James Surowiecki on the tax code’s debt bias:
If the benefits are illusory, the costs are all too real. Economies work best, generally speaking, when people are making decisions based on economic fundamentals, not on tax considerations. So, as much as possible, the tax system should be neutral between debt and equity, and between housing and other investments. It’s not, and, worse still, as we’ve seen in the past couple of years, debt magnifies risk: if companies or individuals rely on large amounts of leverage, it’s much easier for bad decisions to lead to insolvency, with significant ripple effects in the wider economy. A debt-ridden economy is inherently more fragile and more volatile. This doesn’t mean that the tax system caused the financial crisis; after all, the tax breaks have been around for a long time, and the crisis is new.
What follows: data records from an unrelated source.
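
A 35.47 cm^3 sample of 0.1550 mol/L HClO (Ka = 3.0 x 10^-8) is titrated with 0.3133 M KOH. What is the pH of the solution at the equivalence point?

10.27

n(HClO) = 0.1550 x 0.03547 = 0.005498 mol; V(KOH) at equivalence = 0.005498/0.3133 = 0.01755 L.
At equivalence all the acid is converted to ClO-; total volume = 0.03547 + 0.01755 = 0.05302 L, so [ClO-] = 0.005498/0.05302 = 0.1037 M.
Kb = Kw/Ka = 1.0e-14 / 3.0 x 10^-8 = 3.33e-7.
[OH^-] = sqrt(Kb x [ClO-]) = sqrt(3.33e-7 x 0.1037) = 0.000186 M.
pOH = 3.73, so pH = 14.00 - 3.73 = 10.27.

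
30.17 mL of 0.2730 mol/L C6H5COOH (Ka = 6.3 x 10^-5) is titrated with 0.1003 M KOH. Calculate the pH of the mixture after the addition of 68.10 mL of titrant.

4.89

Initial n(C6H5COOH) = 0.2730 x 0.03017 = 0.008236 mol.
n(KOH) added = 0.1003 x 0.06810 = 0.006830 mol, converting that many moles of C6H5COOH to C6H5COO-.
Remaining n(C6H5COOH) = 0.001406 mol; n(C6H5COO-) = 0.006830 mol.
By Henderson-Hasselbalch, pH = pKa + log([A^-]/[HA]) = 4.20 + log(0.006830/0.001406) = 4.20 + (+0.69) = 4.89.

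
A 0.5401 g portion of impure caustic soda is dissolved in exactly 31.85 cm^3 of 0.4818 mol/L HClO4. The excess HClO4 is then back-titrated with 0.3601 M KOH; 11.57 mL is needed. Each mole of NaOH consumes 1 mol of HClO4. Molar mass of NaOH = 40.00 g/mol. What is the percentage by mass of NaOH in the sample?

Total n(HClO4) added = 0.4818 x 0.03185 = 0.01535 mol.
n(KOH) used = 0.3601 x 0.01157 = 0.004166 mol, which equals the excess n(HClO4).
So n(HClO4) consumed by the sample = 0.01535 - 0.004166 = 0.01118 mol.
n(NaOH) = 0.01118 / 1 = 0.01118 mol.
mass NaOH = 0.01118 x 40.00 = 0.4472 g, so %NaOH = 0.4472/0.5401 x 100 = 82.8%.

82.8%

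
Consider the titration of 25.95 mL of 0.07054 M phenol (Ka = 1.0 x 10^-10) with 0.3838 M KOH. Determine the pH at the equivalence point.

11.39

n(C6H5OH) = 0.07054 x 0.02595 = 0.001831 mol; V(KOH) at equivalence = 0.001831/0.3838 = 0.004769 L.
At equivalence all the acid is converted to C6H5O-; total volume = 0.02595 + 0.004769 = 0.03072 L, so [C6H5O-] = 0.001831/0.03072 = 0.05959 M.
Kb = Kw/Ka = 1.0e-14 / 1.0 x 10^-10 = 0.000100.
[OH^-] = sqrt(Kb x [C6H5O-]) = sqrt(0.000100 x 0.05959) = 0.00244 M.
pOH = 2.61, so pH = 14.00 - 2.61 = 11.39.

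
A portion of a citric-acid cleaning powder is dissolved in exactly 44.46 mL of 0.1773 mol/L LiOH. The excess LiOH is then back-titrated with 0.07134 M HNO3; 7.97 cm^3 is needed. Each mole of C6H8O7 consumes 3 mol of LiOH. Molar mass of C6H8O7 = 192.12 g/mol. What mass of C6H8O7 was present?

Total n(LiOH) added = 0.1773 x 0.04446 = 0.007883 mol.
n(HNO3) used = 0.07134 x 0.007970 = 0.0005686 mol, which equals the excess n(LiOH).
So n(LiOH) consumed by the sample = 0.007883 - 0.0005686 = 0.007314 mol.
n(C6H8O7) = 0.007314 / 3 = 0.002438 mol.
mass = 0.002438 mol x 192.12 g/mol = 0.468 g.

0.468 g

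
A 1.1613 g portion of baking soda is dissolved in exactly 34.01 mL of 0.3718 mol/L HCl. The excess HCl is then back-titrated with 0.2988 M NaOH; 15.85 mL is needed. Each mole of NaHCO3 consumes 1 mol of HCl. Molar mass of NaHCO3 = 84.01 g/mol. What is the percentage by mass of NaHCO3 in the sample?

Total n(HCl) added = 0.3718 x 0.03401 = 0.01264 mol.
n(NaOH) used = 0.2988 x 0.01585 = 0.004736 mol, which equals the excess n(HCl).
So n(HCl) consumed by the sample = 0.01264 - 0.004736 = 0.007909 mol.
n(NaHCO3) = 0.007909 / 1 = 0.007909 mol.
mass NaHCO3 = 0.007909 x 84.01 = 0.6644 g, so %NaHCO3 = 0.6644/1.1613 x 100 = 57.2%.

57.2%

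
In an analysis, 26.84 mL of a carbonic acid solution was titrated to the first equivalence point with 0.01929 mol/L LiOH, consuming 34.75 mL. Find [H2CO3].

0.0250 M

n(LiOH) = 0.01929 x 0.03475 = 0.0006703 mol.
At the first equivalence point, 1 mol OH^- react per mol H2CO3, so n(H2CO3) = 0.0006703 / 1 = 0.0006703 mol.
[H2CO3] = 0.0006703 / 0.02684 L = 0.0250 M.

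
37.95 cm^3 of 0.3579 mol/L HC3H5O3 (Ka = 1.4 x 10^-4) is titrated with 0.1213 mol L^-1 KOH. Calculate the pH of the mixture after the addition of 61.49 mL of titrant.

Initial n(HC3H5O3) = 0.3579 x 0.03795 = 0.01358 mol.
n(KOH) added = 0.1213 x 0.06149 = 0.007459 mol, converting that many moles of HC3H5O3 to C3H5O3-.
Remaining n(HC3H5O3) = 0.006124 mol; n(C3H5O3-) = 0.007459 mol.
By Henderson-Hasselbalch, pH = pKa + log([A^-]/[HA]) = 3.85 + log(0.007459/0.006124) = 3.85 + (+0.09) = 3.94.

3.94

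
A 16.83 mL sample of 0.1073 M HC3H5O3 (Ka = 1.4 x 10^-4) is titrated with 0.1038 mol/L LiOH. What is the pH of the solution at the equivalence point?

8.29

n(HC3H5O3) = 0.1073 x 0.01683 = 0.001806 mol; V(LiOH) at equivalence = 0.001806/0.1038 = 0.01740 L.
At equivalence all the acid is converted to C3H5O3-; total volume = 0.01683 + 0.01740 = 0.03423 L, so [C3H5O3-] = 0.001806/0.03423 = 0.05276 M.
Kb = Kw/Ka = 1.0e-14 / 1.4 x 10^-4 = 7.14e-11.
[OH^-] = sqrt(Kb x [C3H5O3-]) = sqrt(7.14e-11 x 0.05276) = 1.94e-6 M.
pOH = 5.71, so pH = 14.00 - 5.71 = 8.29.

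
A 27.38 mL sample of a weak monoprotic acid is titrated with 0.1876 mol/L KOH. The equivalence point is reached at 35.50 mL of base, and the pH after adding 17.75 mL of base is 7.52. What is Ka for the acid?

17.75 mL is half of the equivalence volume, so this is the half-equivalence point where [HA] = [A^-].
At half-equivalence pH = pKa, so pKa = 7.52.
Ka = 10^(-7.52) = 3.0 x 10^-8.

3.0 x 10^-8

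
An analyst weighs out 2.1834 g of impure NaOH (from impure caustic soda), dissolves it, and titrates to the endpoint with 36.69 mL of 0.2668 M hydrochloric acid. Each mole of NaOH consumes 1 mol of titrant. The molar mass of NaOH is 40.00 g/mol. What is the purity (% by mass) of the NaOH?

17.9%

n(HCl) = 0.2668 x 0.03669 = 0.009789 mol.
n(NaOH) = 0.009789 / 1 = 0.009789 mol.
mass of NaOH = 0.009789 x 40.00 = 0.3916 g.
% purity = 0.3916 / 2.1834 x 100 = 17.9%.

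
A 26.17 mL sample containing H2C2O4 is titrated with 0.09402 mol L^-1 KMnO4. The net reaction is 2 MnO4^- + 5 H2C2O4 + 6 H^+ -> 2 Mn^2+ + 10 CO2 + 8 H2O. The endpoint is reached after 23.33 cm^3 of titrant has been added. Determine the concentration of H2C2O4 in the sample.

0.210 M

n(KMnO4) = 0.09402 x 0.02333 = 0.002193 mol.
From the balanced equation, 2 mol KMnO4 reacts with 5 mol H2C2O4, so n(H2C2O4) = 0.002193 x 5/2 = 0.005484 mol.
[H2C2O4] = 0.005484 / 0.02617 L = 0.210 M.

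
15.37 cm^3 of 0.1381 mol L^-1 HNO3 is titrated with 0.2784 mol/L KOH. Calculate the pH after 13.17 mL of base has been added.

n(acid) = 0.1381 x 0.01537 = 0.002123 mol; n(KOH) added = 0.2784 x 0.01317 = 0.003667 mol.
Base is in excess by 0.003667 - 0.002123 = 0.001544 mol in a total volume of 0.02854 L.
[OH^-] = 0.001544/0.02854 = 0.05410 M, so pOH = 1.27 and pH = 14.00 - 1.27 = 12.73.

12.73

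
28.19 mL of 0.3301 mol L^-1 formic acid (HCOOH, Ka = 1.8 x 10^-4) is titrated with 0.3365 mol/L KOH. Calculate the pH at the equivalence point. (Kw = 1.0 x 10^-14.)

n(HCOOH) = 0.3301 x 0.02819 = 0.009306 mol; V(KOH) at equivalence = 0.009306/0.3365 = 0.02765 L.
At equivalence all the acid is converted to HCOO-; total volume = 0.02819 + 0.02765 = 0.05584 L, so [HCOO-] = 0.009306/0.05584 = 0.1666 M.
Kb = Kw/Ka = 1.0e-14 / 1.8 x 10^-4 = 5.56e-11.
[OH^-] = sqrt(Kb x [HCOO-]) = sqrt(5.56e-11 x 0.1666) = 3.04e-6 M.
pOH = 5.52, so pH = 14.00 - 5.52 = 8.48.

8.48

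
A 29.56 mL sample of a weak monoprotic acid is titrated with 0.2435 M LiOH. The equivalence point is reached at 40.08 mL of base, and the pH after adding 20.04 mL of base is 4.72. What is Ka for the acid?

1.9 x 10^-5

20.04 mL is half of the equivalence volume, so this is the half-equivalence point where [HA] = [A^-].
At half-equivalence pH = pKa, so pKa = 4.72.
Ka = 10^(-4.72) = 1.9 x 10^-5.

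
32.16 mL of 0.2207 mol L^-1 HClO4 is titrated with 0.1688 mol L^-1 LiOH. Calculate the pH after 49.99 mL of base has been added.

12.21

n(acid) = 0.2207 x 0.03216 = 0.007098 mol; n(LiOH) added = 0.1688 x 0.04999 = 0.008438 mol.
Base is in excess by 0.008438 - 0.007098 = 0.001341 mol in a total volume of 0.08215 L.
[OH^-] = 0.001341/0.08215 = 0.01632 M, so pOH = 1.79 and pH = 14.00 - 1.79 = 12.21.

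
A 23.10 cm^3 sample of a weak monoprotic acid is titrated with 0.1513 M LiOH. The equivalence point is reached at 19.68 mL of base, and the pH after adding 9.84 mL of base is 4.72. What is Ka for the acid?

9.84 mL is half of the equivalence volume, so this is the half-equivalence point where [HA] = [A^-].
At half-equivalence pH = pKa, so pKa = 4.72.
Ka = 10^(-4.72) = 1.9 x 10^-5.

1.9 x 10^-5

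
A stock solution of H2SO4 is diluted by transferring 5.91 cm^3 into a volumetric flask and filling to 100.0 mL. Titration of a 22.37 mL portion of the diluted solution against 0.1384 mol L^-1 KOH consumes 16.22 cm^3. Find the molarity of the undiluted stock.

0.849 M

n(KOH) = 0.1384 x 0.01622 = 0.002245 mol.
n(H2SO4) in the aliquot = 0.002245 x 1/2 = 0.001122 mol.
[diluted H2SO4] = 0.001122 / 0.02237 = 0.05018 M.
Dilution factor = 100.0/5.910 = 16.92, so [stock] = 0.05018 x 16.92 = 0.849 M.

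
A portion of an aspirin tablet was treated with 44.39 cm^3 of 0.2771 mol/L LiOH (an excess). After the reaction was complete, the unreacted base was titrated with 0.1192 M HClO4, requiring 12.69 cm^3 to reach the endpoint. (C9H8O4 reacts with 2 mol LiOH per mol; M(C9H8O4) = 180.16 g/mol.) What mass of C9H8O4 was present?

0.972 g

Total n(LiOH) added = 0.2771 x 0.04439 = 0.01230 mol.
n(HClO4) used = 0.1192 x 0.01269 = 0.001513 mol, which equals the excess n(LiOH).
So n(LiOH) consumed by the sample = 0.01230 - 0.001513 = 0.01079 mol.
n(C9H8O4) = 0.01079 / 2 = 0.005394 mol.
mass = 0.005394 mol x 180.16 g/mol = 0.972 g.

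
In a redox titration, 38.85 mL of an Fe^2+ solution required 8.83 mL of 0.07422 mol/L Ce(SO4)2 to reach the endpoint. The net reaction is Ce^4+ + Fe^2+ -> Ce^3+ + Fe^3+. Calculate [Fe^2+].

0.0169 M

n(Ce(SO4)2) = 0.07422 x 0.008830 = 0.0006554 mol.
From the balanced equation, 1 mol Ce(SO4)2 reacts with 1 mol Fe^2+, so n(Fe^2+) = 0.0006554 x 1/1 = 0.0006554 mol.
[Fe^2+] = 0.0006554 / 0.03885 L = 0.0169 M.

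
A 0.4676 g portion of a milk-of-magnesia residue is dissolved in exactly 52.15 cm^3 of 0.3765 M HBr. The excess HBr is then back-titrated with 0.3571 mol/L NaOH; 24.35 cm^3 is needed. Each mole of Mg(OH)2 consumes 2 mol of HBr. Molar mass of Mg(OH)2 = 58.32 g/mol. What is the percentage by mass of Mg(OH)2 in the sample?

68.2%

Total n(HBr) added = 0.3765 x 0.05215 = 0.01963 mol.
n(NaOH) used = 0.3571 x 0.02435 = 0.008695 mol, which equals the excess n(HBr).
So n(HBr) consumed by the sample = 0.01963 - 0.008695 = 0.01094 mol.
n(Mg(OH)2) = 0.01094 / 2 = 0.005470 mol.
mass Mg(OH)2 = 0.005470 x 58.32 = 0.3190 g, so %Mg(OH)2 = 0.3190/0.4676 x 100 = 68.2%.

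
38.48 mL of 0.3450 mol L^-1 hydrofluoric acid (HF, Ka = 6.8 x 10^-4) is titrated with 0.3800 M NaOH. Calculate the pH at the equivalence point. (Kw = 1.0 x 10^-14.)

n(HF) = 0.3450 x 0.03848 = 0.01328 mol; V(NaOH) at equivalence = 0.01328/0.3800 = 0.03494 L.
At equivalence all the acid is converted to F-; total volume = 0.03848 + 0.03494 = 0.07342 L, so [F-] = 0.01328/0.07342 = 0.1808 M.
Kb = Kw/Ka = 1.0e-14 / 6.8 x 10^-4 = 1.47e-11.
[OH^-] = sqrt(Kb x [F-]) = sqrt(1.47e-11 x 0.1808) = 1.63e-6 M.
pOH = 5.79, so pH = 14.00 - 5.79 = 8.21.

8.21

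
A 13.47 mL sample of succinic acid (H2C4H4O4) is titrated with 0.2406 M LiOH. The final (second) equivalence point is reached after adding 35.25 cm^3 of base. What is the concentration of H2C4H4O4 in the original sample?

n(LiOH) = 0.2406 x 0.03525 = 0.008481 mol.
At the final (second) equivalence point, 2 mol OH^- react per mol H2C4H4O4, so n(H2C4H4O4) = 0.008481 / 2 = 0.004241 mol.
[H2C4H4O4] = 0.004241 / 0.01347 L = 0.315 M.

0.315 M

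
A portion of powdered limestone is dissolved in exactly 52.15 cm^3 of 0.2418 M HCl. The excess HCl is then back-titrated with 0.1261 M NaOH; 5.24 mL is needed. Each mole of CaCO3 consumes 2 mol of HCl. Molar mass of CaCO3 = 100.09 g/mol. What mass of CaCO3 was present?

Total n(HCl) added = 0.2418 x 0.05215 = 0.01261 mol.
n(NaOH) used = 0.1261 x 0.005240 = 0.0006608 mol, which equals the excess n(HCl).
So n(HCl) consumed by the sample = 0.01261 - 0.0006608 = 0.01195 mol.
n(CaCO3) = 0.01195 / 2 = 0.005975 mol.
mass = 0.005975 mol x 100.09 g/mol = 0.598 g.

0.598 g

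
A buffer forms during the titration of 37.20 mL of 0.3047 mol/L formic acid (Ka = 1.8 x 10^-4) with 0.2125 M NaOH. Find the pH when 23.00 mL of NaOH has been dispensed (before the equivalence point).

Initial n(HCOOH) = 0.3047 x 0.03720 = 0.01133 mol.
n(NaOH) added = 0.2125 x 0.02300 = 0.004888 mol, converting that many moles of HCOOH to HCOO-.
Remaining n(HCOOH) = 0.006447 mol; n(HCOO-) = 0.004888 mol.
By Henderson-Hasselbalch, pH = pKa + log([A^-]/[HA]) = 3.74 + log(0.004888/0.006447) = 3.74 + (-0.12) = 3.62.

3.62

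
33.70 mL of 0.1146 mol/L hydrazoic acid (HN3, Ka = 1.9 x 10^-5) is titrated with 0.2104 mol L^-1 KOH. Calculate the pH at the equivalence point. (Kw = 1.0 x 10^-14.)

8.80

n(HN3) = 0.1146 x 0.03370 = 0.003862 mol; V(KOH) at equivalence = 0.003862/0.2104 = 0.01836 L.
At equivalence all the acid is converted to N3-; total volume = 0.03370 + 0.01836 = 0.05206 L, so [N3-] = 0.003862/0.05206 = 0.07419 M.
Kb = Kw/Ka = 1.0e-14 / 1.9 x 10^-5 = 5.26e-10.
[OH^-] = sqrt(Kb x [N3-]) = sqrt(5.26e-10 x 0.07419) = 6.25e-6 M.
pOH = 5.20, so pH = 14.00 - 5.20 = 8.80.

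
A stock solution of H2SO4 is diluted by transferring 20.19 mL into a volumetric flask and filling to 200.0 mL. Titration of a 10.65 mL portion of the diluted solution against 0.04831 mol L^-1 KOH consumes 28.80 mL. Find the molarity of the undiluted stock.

n(KOH) = 0.04831 x 0.02880 = 0.001391 mol.
n(H2SO4) in the aliquot = 0.001391 x 1/2 = 0.0006957 mol.
[diluted H2SO4] = 0.0006957 / 0.01065 = 0.06532 M.
Dilution factor = 200.0/20.19 = 9.906, so [stock] = 0.06532 x 9.906 = 0.647 M.

0.647 M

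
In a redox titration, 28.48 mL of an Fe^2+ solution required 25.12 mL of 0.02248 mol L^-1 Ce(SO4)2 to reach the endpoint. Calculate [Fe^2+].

n(Ce(SO4)2) = 0.02248 x 0.02512 = 0.0005647 mol.
From the balanced equation, 1 mol Ce(SO4)2 reacts with 1 mol Fe^2+, so n(Fe^2+) = 0.0005647 x 1/1 = 0.0005647 mol.
[Fe^2+] = 0.0005647 / 0.02848 L = 0.0198 M.

0.0198 M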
But, as a recent I.M.F. study found, tax distortions likely made the total amount of debt that people and companies took on much bigger. And that made the bursting of the housing bubble especially damaging. So encouraging people to take on debt qualifies as a genuinely bad idea.
He is absolutely correct. The federal government’s encouragement of debt-taking, and of homeownership through the mortgage deduction Surowiecki highlights and Fannie Mae and Freddie Mac, set the stage, helped inflate the bubble, and magnified the losses in the recent recession.
Without the federal government’s involvement through Fannie Mae and Freddie Mac, and the tax code,1 the 2007-08 financial crisis would not have happened. Recession, yes; crisis, no.
Government involvement in the market distorts it, sometimes with disastrous results, no matter how good intentions are.